Trochę na wzór kaplic Kalwaryjskich (Kalwaria Zebrzydowska), zamknięta, mająca wymiar 2×2 m przykryta obecnie dwuspadowym, blaszanym dachem. Poprzedni dach – kopułowy – został zniszczony przez wichurę w 1969 r. (Kapliczka 07)
Wewnątrz znajduje się rzeźba Matki Boskiej trzymającej na kolanach zmarłego Syna (Pieta). Pod nią jest maleńki ołtarz i kilka małych ławeczek, na których siadały babcie, ciocie i mamy śpiewające majówkę w majowe wieczory.

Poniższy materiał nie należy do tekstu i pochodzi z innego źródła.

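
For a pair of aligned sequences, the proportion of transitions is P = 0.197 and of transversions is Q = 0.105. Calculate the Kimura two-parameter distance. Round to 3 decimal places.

0.405

Under the Kimura two-parameter model, d = −½ ln(1 − 2P − Q) − ¼ ln(1 − 2Q).
1 − 2P − Q = 0.501, giving −½ ln(0.501) = 0.345575.
1 − 2Q = 0.79, giving −¼ ln(0.79) = 0.058931.
d = 0.345575 + 0.058931 = 0.404506.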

Niekiedy do tych śpiewów przepięknych pieśni i Litanii Loretańskiej dołączały się kumkające żaby…. Tego już dzisiaj nie ma i żab też..! Dopóki nie został zbudowany nasz kościół, a parafialny był w Drogini, kapliczka gromadziła wiele rodzin na różnych uroczystościach religijnych (tam chodziłam z koszyczkiem do święcenia pokarmów Wielkanocnych).
Zbudowana została w 1882 roku z fundacji „Wojciecha Płatka i Annę żonę Jego”. Wokół kaplicy miejsce święte – sacrum, oznaczone dość zniszczonymi już kamiennymi słupami. Broniły one dostępu do kaplicy złym mocom (boginkom, świetlikom, które wychodziły z bagiennych potoków, położonych niżej kapliczki i straszyły ludzi). Do dziś pamiętam opowieści Taty i moich sąsiadów, którzy w długie, zimowe wieczory, przy trzaskającym ogniu pod kuchnią i naftowej lampie, snuli te przedziwne opowieści, które nam dzieciom rozpalały wyobraźnię, nie pozwalającą potem zasnąć…
Wokół mieszkająca rodzina fundatorów bardzo dba o kapliczkę, ale są to remonty doraźne, a ona wymaga gruntownej renowacji.